The monsoon was early in the region after a gap of 13 years. “Usually the rain takes a week-long break in monsoon season due to unfavourable air pressure,” said Dr Prabhjot Kaur Sidhu, head of the Department for Climate Change and Agricultural Meteorology at the Punjab Agriculture University (PAU) in Ludhiana. With the break extending well over a couple of weeks now, the region has witnessed a heat wave with temperatures 5 to 7 degrees above normal.
Why has the monsoon break been so extended?
Dr Sidhu said after hitting Kerala, the monsoon clouds usually take 25 to 30 days to reach the Northern region. “But this year it reached the region in 10 to 12 days, which is half the time,” Dr Sidhu said, adding: “Moreover Monsoon in the region comes through two branches, one from the Arabian Sea and the other from Bay of Bengal. It travels in a shape of the alphabet ‘C’ and covers the region from two sides. This time due to the fast progress from one branch of the monsoon got disturbed and led to an unusual longer break”.
“The pulsatory movement of the monsoon was very high in the beginning and then it came down very fast and turned weak ,” said Dr Prabhjot. She said the high humidity levels over Punjab and Haryana because of the stagnant water in the paddy fields during the transplanting could have also weakened the monsoon clouds.
How important is the rain for the region at the moment?

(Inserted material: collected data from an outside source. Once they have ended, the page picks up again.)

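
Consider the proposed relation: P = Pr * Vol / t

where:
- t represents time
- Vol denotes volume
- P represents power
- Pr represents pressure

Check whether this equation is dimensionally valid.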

Punjab and Haryana sow water guzzling rice crop on 43 lakh hectare (1.06 crores acres) in June. And the first two months of the crop are quite crucial when transplanting consumes huge quantities of water. The field in which transplantation takes place has to be tilled with standing water and continuously irrigated for two months to ensure a proper crop. With more than 80 per cent of this area receiving deficit rainfall, the paddy crop could be impacted.
What is the forecast now?
The IMD Chandigarh office informed that rainfall activity is likely to increase from July 11 over Punjab and from July 10 over Haryana. Accordingly, the southwest monsoon is likely to advance over some more parts of Punjab and Haryana during this period. Rainfall, isolated light rain and thundershowers are likely over both states and Chandigarh during July 10 to 12.